Data Engineering Zoomcamp: final project
Global-Emissions_data-2024/
├── Airflow/
│ ├── dags/
│ │ └── data_ingestion_dag.py
│ └── plugins/
│ ├── __init__.py
│ ├── data_ingestion.py
│ └── setup.py
├── Data/
│ ├── cleaned_data.parquet
│ └── world_air_quality.csv
├── Terraform/
│ ├── main.tf
│ └── bigquery.tf
└── dbt/
└── final_project_DEz/
├── models/
│ └── my_model.sql
└── macros/
└── ELT_Python_Script.py
The purpose of this project is for learning purposes, as part of the Data Engineering Zoomcamp 2024 final project.
The problem which this project solves is that working with the kaggle data requires transformations and storage for future data batches. Therefore, this project provides automated ELT which can be repeated in the future
To achieve this, data is extracted using Airflow; loaded into GCP bucket; transformed and loaded into BigQuery via dbt; then visualised using Looker.
The data is global emissions data (2024), imported from Kaggle.
I have provided the raw csv file within this repository, can be found via: Data / world_air_quality. Additionally, I have provided a cleaned partition file
- GCP
- Terraform
- Python
- Airflow
- dbt
- Looker Studio
GCP (Google Cloud Platform)
No specific installation required.
Access GCP services via web console or Google Cloud SDK.
-
Configuration: Install Google Cloud SDK: Follow instructions here for your operating system.
-
Authenticate Google Cloud SDK: Run gcloud auth login and follow the prompts to authenticate.
-
Set default project: Run gcloud config set project <project_id> to set the default project.
Terraform
pip install terraform
Python
pip install python
pip install pandas google-cloud-storage google-cloud-bigquery
Airflow
pip install apache-airflow
dbt (data build tool)
pip install dbt
Looker Studio
- Sign up for a Looker Studio account and log in.
- Configure connections to your data sources within Looker.
Further instructions can be found within each module's ReadMe, these instructions are at a higher level.
1. Set up infrastructure --- Terraform
- Open Terraform/
- Deploy main.tf and bigquery.tf files
- Make changes to names, where applicable.

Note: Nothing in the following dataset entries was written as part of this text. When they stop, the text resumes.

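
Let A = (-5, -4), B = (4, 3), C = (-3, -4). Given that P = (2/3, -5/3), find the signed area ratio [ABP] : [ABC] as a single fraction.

[ABC] = ½·((-5)·(3−(-4)) + 4·(-4−(-4)) + (-3)·(-4−3)) = ½·(-35 + 0 + 21) = -7.
[ABP] = ½·((-5)·(3−(-5/3)) + 4·(-5/3−(-4)) + (2/3)·(-4−3)) = ½·(-70/3 + 28/3 − 14/3) = -28/3, so the ratio is (-28/3)/(-7) = 4/3.

4/3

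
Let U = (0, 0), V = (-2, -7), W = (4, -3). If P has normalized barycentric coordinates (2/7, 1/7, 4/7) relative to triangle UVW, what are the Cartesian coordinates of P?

(2, -19/7)

P = (2/7)·U + (1/7)·V + (4/7)·W.
x-coordinate: (2/7)·0 + (1/7)·(-2) + (4/7)·4 = 2.
y-coordinate: (2/7)·0 + (1/7)·(-7) + (4/7)·(-3) = -19/7.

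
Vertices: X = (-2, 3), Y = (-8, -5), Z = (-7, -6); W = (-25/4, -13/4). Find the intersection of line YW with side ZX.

(-9/2, -3/2)

Barycentric coordinates of W with respect to XYZ: (1/4, 1/2, 1/4).
On side ZX the Y-coordinate is zero; dropping W's Y-weight 1/2 and renormalizing the remaining 1/4 : 1/4 gives weights 1/2, 1/2 on Z, X.
V = (1/2)·(-7, -6) + (1/2)·(-2, 3) = (-9/2, -3/2).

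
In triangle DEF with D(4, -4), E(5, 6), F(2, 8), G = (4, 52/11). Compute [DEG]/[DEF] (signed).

3/11

[DEF] = ½·(4·(6−8) + 5·(8−(-4)) + 2·(-4−6)) = ½·(-8 + 60 − 20) = 16.
[DEG] = ½·(4·(6−(52/11)) + 5·(52/11−(-4)) + 4·(-4−6)) = ½·(56/11 + 480/11 − 40) = 48/11, so the ratio is (48/11)/16 = 3/11.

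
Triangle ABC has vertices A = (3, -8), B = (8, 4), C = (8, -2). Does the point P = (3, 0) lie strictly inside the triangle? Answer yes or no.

Barycentric coordinates of P: (1, 4/3, -4/3).
The three coordinates are positive, positive, negative; a point is interior exactly when all three are positive.

no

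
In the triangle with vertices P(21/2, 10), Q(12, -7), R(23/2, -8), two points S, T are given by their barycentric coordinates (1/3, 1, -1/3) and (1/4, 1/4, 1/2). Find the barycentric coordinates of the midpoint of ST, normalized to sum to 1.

(7/24, 5/8, 1/12)

Since both coordinate triples sum to 1, the midpoint's barycentrics are the componentwise average.
(1/3+1/4)/2 = 7/24; similarly 5/8 and 1/12.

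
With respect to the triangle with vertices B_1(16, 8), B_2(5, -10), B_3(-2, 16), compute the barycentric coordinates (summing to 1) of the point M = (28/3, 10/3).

Signed area of the reference triangle: [B_1B_2B_3] = ½·(16·(-10−16) + 5·(16−8) + (-2)·(8−(-10))) = ½·(-416 + 40 − 36) = -206.
[MB_2B_3] = ½·((28/3)·(-10−16) + 5·(16−(10/3)) + (-2)·(10/3−(-10))) = ½·(-728/3 + 190/3 − 80/3) = -103, so the B_1-coordinate is (-103)/(-206) = 1/2.
[B_1MB_3] = ½·(16·(10/3−16) + (28/3)·(16−8) + (-2)·(8−(10/3))) = ½·(-608/3 + 224/3 − 28/3) = -206/3, so the B_2-coordinate is 1/3.
[B_1B_2M] = ½·(16·(-10−(10/3)) + 5·(10/3−8) + (28/3)·(8−(-10))) = ½·(-640/3 − 70/3 + 168) = -103/3, so the B_3-coordinate is 1/6.

(1/2, 1/3, 1/6)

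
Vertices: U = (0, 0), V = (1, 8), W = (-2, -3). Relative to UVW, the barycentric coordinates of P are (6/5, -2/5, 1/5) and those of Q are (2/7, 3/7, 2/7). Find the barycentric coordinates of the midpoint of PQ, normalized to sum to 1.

Since both coordinate triples sum to 1, the midpoint's barycentrics are the componentwise average.
(6/5+2/7)/2 = 26/35; similarly 1/70 and 17/70.

(26/35, 1/70, 17/70)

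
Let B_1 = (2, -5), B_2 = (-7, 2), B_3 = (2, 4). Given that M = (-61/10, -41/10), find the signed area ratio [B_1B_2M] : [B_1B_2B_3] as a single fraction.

[B_1B_2B_3] = ½·(2·(2−4) + (-7)·(4−(-5)) + 2·(-5−2)) = ½·(-4 − 63 − 14) = -81/2.
[B_1B_2M] = ½·(2·(2−(-41/10)) + (-7)·(-41/10−(-5)) + (-61/10)·(-5−2)) = ½·(61/5 − 63/10 + 427/10) = 243/10, so the ratio is (243/10)/(-81/2) = -3/5.

-3/5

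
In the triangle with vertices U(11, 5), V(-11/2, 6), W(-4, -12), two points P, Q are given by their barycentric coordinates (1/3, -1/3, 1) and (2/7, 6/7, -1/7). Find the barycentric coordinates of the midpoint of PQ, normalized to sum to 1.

Since both coordinate triples sum to 1, the midpoint's barycentrics are the componentwise average.
(1/3+2/7)/2 = 13/42; similarly 11/42 and 3/7.

(13/42, 11/42, 3/7)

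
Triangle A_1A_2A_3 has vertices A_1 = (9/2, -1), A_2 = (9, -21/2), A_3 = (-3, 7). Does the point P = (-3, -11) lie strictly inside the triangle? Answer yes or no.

Barycentric coordinates of P: (-288/47, 180/47, 155/47).
The three coordinates are negative, positive, positive; a point is interior exactly when all three are positive.

no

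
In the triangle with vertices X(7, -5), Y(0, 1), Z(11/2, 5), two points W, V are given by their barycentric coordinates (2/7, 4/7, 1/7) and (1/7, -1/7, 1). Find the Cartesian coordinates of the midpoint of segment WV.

(65/14, 2)

Barycentric coordinates of the midpoint are the average: (3/14, 3/14, 4/7).
Converting: (3/14)·X + (3/14)·Y + (4/7)·Z = (65/14, 2).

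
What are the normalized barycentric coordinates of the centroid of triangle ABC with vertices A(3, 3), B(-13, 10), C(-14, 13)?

The centroid is the average of the vertices, so each weight is 1/3.

(1/3, 1/3, 1/3)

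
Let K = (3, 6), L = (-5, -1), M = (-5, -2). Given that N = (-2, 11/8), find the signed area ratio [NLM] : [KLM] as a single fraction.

3/8

[KLM] = ½·(3·(-1−(-2)) + (-5)·(-2−6) + (-5)·(6−(-1))) = ½·(3 + 40 − 35) = 4.
[NLM] = ½·((-2)·(-1−(-2)) + (-5)·(-2−(11/8)) + (-5)·(11/8−(-1))) = ½·(-2 + 135/8 − 95/8) = 3/2, so the ratio is (3/2)/4 = 3/8.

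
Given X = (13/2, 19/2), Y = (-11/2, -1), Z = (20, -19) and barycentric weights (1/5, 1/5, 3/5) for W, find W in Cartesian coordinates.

(61/5, -97/10)

W = (1/5)·X + (1/5)·Y + (3/5)·Z.
x-coordinate: (1/5)·(13/2) + (1/5)·(-11/2) + (3/5)·20 = 61/5.
y-coordinate: (1/5)·(19/2) + (1/5)·(-1) + (3/5)·(-19) = -97/10.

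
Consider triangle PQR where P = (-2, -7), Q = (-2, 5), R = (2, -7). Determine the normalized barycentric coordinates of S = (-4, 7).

(1/3, 7/6, -1/2)

Signed area of the reference triangle: [PQR] = ½·((-2)·(5−(-7)) + (-2)·(-7−(-7)) + 2·(-7−5)) = ½·(-24 + 0 − 24) = -24.
[SQR] = ½·((-4)·(5−(-7)) + (-2)·(-7−7) + 2·(7−5)) = ½·(-48 + 28 + 4) = -8, so the P-coordinate is (-8)/(-24) = 1/3.
[PSR] = ½·((-2)·(7−(-7)) + (-4)·(-7−(-7)) + 2·(-7−7)) = ½·(-28 + 0 − 28) = -28, so the Q-coordinate is 7/6.
[PQS] = ½·((-2)·(5−7) + (-2)·(7−(-7)) + (-4)·(-7−5)) = ½·(4 − 28 + 48) = 12, so the R-coordinate is -1/2.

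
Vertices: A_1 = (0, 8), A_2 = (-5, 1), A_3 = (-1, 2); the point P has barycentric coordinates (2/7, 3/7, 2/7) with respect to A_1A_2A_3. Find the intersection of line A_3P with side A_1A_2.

Line A_3P meets A_1A_2 where the A_3-coordinate vanishes; zeroing P's A_3-weight and renormalizing leaves A_1, A_2-weights 2/7 : 3/7 → (2/5, 3/5).
So Q = (2/5)·A_1 + (3/5)·A_2 = (-3, 19/5).

(-3, 19/5)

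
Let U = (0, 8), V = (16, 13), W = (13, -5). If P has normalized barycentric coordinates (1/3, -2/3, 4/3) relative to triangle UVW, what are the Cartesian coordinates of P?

(20/3, -38/3)

P = (1/3)·U + (-2/3)·V + (4/3)·W.
x-coordinate: (1/3)·0 + (-2/3)·16 + (4/3)·13 = 20/3.
y-coordinate: (1/3)·8 + (-2/3)·13 + (4/3)·(-5) = -38/3.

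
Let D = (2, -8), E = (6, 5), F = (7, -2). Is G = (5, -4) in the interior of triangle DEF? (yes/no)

Barycentric coordinates of G: (16/41, 2/41, 23/41).
The three coordinates are positive, positive, positive; a point is interior exactly when all three are positive.

yes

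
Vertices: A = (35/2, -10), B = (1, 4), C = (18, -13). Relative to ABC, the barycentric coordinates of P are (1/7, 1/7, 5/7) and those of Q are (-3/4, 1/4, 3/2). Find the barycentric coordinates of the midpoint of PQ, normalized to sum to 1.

(-17/56, 11/56, 31/28)

Since both coordinate triples sum to 1, the midpoint's barycentrics are the componentwise average.
(1/7+-3/4)/2 = -17/56; similarly 11/56 and 31/28.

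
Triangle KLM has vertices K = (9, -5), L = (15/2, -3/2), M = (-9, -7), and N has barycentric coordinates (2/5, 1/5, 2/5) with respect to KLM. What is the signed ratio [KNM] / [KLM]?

1/5

The signed ratio [KNM]/[KLM] equals the barycentric coordinate of N at vertex L, which is 1/5.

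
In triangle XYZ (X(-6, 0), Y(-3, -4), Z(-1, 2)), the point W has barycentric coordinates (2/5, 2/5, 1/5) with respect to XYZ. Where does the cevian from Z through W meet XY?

Line ZW meets XY where the Z-coordinate vanishes; zeroing W's Z-weight and renormalizing leaves X, Y-weights 2/5 : 2/5 → (1/2, 1/2).
So V = (1/2)·X + (1/2)·Y = (-9/2, -2).

(-9/2, -2)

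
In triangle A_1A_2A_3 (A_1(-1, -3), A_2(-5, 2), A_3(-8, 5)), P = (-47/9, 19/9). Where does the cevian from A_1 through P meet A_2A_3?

(-23/4, 11/4)

Barycentric coordinates of P with respect to A_1A_2A_3: (1/9, 2/3, 2/9).
On side A_2A_3 the A_1-coordinate is zero; dropping P's A_1-weight 1/9 and renormalizing the remaining 2/3 : 2/9 gives weights 3/4, 1/4 on A_2, A_3.
Q = (3/4)·(-5, 2) + (1/4)·(-8, 5) = (-23/4, 11/4).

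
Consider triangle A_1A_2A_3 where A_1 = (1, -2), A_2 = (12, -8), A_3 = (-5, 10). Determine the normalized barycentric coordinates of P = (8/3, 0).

(1/3, 1/3, 1/3)

Signed area of the reference triangle: [A_1A_2A_3] = ½·(1·(-8−10) + 12·(10−(-2)) + (-5)·(-2−(-8))) = ½·(-18 + 144 − 30) = 48.
[PA_2A_3] = ½·((8/3)·(-8−10) + 12·(10−0) + (-5)·(0−(-8))) = ½·(-48 + 120 − 40) = 16, so the A_1-coordinate is 16/48 = 1/3.
[A_1PA_3] = ½·(1·(0−10) + (8/3)·(10−(-2)) + (-5)·(-2−0)) = ½·(-10 + 32 + 10) = 16, so the A_2-coordinate is 1/3.
[A_1A_2P] = ½·(1·(-8−0) + 12·(0−(-2)) + (8/3)·(-2−(-8))) = ½·(-8 + 24 + 16) = 16, so the A_3-coordinate is 1/3.
Check: 1/3 + 1/3 + 1/3 = 1.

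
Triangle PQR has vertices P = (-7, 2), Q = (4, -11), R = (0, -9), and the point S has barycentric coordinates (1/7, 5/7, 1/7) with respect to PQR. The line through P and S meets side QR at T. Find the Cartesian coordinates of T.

(10/3, -32/3)

Line PS meets QR where the P-coordinate vanishes; zeroing S's P-weight and renormalizing leaves Q, R-weights 5/7 : 1/7 → (5/6, 1/6).
So T = (5/6)·Q + (1/6)·R = (10/3, -32/3).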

Feel free to add further resources or to use variables for best practice, however, the current terraform code works just fine for what this project needs.
- Add your GCP credentials to your machine.
- Terraform Init
- Terraform Apply
2. Review infrastructure --- GCP
- Login to GCP
- Check that your vm instance, bucket, and bigquery file is setup.
3. Extract Data --- Airflow
- Open Airflow/plugins
- Run data_ingestion.py
- Open Airflow/dags
- Run data_ingestion_dag.py
- The dag file will call the plugin, you will need both for the Airflow to work
- Set up cron job to ensure code runs on a schedule, current code is assigned to run monthly.
4. Transform and Load --- dbt
- Open dbt/final_project_dez/
- Open models/
- Save my_model.sql
- Open macros/
- Save ELT_Python_Scripy.py
- Run in Terminal : dbt run
- A BigQuery folder and file will be created, however you specified in your creation.
5. Data Visualisation --- Looker
- Navigate to Looker Studio via your search engine
- Create (top left)
- Data Source
- BigQuery
- Create any visualisation you wish